За воровство, убийство, взяточничество, предательство и трусость предусмотрены самые жестокие и унизительные меры. Я приведу этот «Низам» в исполнение без всякого послабления. И не допущу заступничества, пощады и сострадания даже по отношению к самым близким, осмелившимся сделать шаг к бесчестию.
— Этот «Низам» должен быть переписан многократно и доведен до каждого мыслящего, — сказал имам в заключение.
* * *
В свободные от молитв и работы вечера Шамиль старался уделить внимание не только родным, близким, друзьям, но и простым людям и даже пленным. Особенно часто встречался он с князем Орбелиани, тот умел говорить по-аварски. Ему нравился грузин, который всегда держался с достоинством.
В день, когда пленных солдат и офицеров казикумухского гарнизона доставили в Дарго, майора Орбелиани поставили к стене. Князь стоял во весь рост. Гордо откинув голову, спокойно смотрел он на целящихся. Остановив мюридов, наиб Джавад-хан спросил его:
— Скажи, храбрец, какую смерть ты хотел бы избрать для себя?
— Любую, которая избавит меня от позорного плена, — ответил Илико Орбелиани.
Джавад-хан испытывал князя на храбрость. Никто не имел права расстрелять пленника без санкции Государственного совета.

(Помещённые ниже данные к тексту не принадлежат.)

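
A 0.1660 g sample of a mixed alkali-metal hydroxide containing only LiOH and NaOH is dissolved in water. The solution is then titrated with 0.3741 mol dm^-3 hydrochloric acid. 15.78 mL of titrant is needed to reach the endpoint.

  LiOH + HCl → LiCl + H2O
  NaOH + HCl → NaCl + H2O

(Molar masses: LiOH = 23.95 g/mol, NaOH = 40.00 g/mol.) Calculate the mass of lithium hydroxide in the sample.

0.1047 g

n(HCl) = 0.01578 × 0.3741 = 5.903 × 10^-3 mol
Let x = n(LiOH), y = n(NaOH).
Titrant: 1x + 1y = 5.903 × 10^-3;  mass: 23.95x + 40.00y = 0.1660
Solving, x = 4.370 × 10^-3 mol, y = 1.534 × 10^-3 mol
mass of LiOH = 4.370 × 10^-3 × 23.95 = 0.1047 g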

Когда доложили Шамилю о поведении князя, тот вызвал к себе Орбелиани и сказал ему:
— Поистине ты человек мужества. Дарю тебе свободу в пределах этого села. Но ты должен дать клятву, что не сбежишь и в переписке с семьей и бывшим начальством не будешь касаться того, что не относится к делу обмена и выкупа. Кроме того, обратишься через наместника к царю с просьбой обменять тебя на моего сына Джамалуддина, отданного в аманаты под Ахульго.
Князь ответил:
— Могу поклясться в том, что не убегу от вас, но из обращения к царю ничего не выйдет, и потом, нескромно с моей стороны обращаться к императору с таким прошением.
Пленные офицеры содержались в здании, примыкающем к дому Шамиля. Прислуга относилась к ним внимательно, зная, что каждый из них может быть обменен на горца или за каждого может быть получен большой выкуп.
Всегда подтянутый, опрятный, Орбелиани отдавал честь при встрече с имамом. Шамиль нередко приглашал князя на ужин. Илико переводил на аварский письма, которые получал от родных и из штаба главнокомандующего. Слушая его, имам говорил:
— Умно делает царское правительство, обучая военнослужащих языку тех народов, с кем ведет войну.
Ответы на письма пленного князя из канцелярии наместника были короткие и неутешительные. В них говорилось об отсутствии ответа от его величества на просьбы и ходатайства. Родные и близкие писали о том, что постараются со временем собрать требуемую за него сумму денег.
— Я хоть и князь, но не из богатых. Представители моего рода не занимались накоплением добра, большей частью они были военачальниками, хотя происходили из династии грузинских царей.
— Ничего, я подожду, о деньгах идет речь между прочим, меня больше устроит обмен на людей, дорогих и нужных мне, — говорил Шамиль.
Орбелиани молча вздыхал.
— Я знаю, — продолжал имам, — что нелегко влачить существование пленника на чужой стороне. Вот так и старший из моих сыновей, отданный в аманаты, стал моей болью. День и ночь думаю о нем, надеюсь, что обменяет его царь на тебя. За год до того я выдал им племянника Гамзата — сына покойной сестры моей Патимат. Перед падением Ахульго она бросилась в Койсу и погибла. Пал и муж ее. И за Гамзата болит душа. В нем тоже есть часть моей крови. Много лет ничего не слышу о них, но доходят слухи о том, что живы, слава аллаху!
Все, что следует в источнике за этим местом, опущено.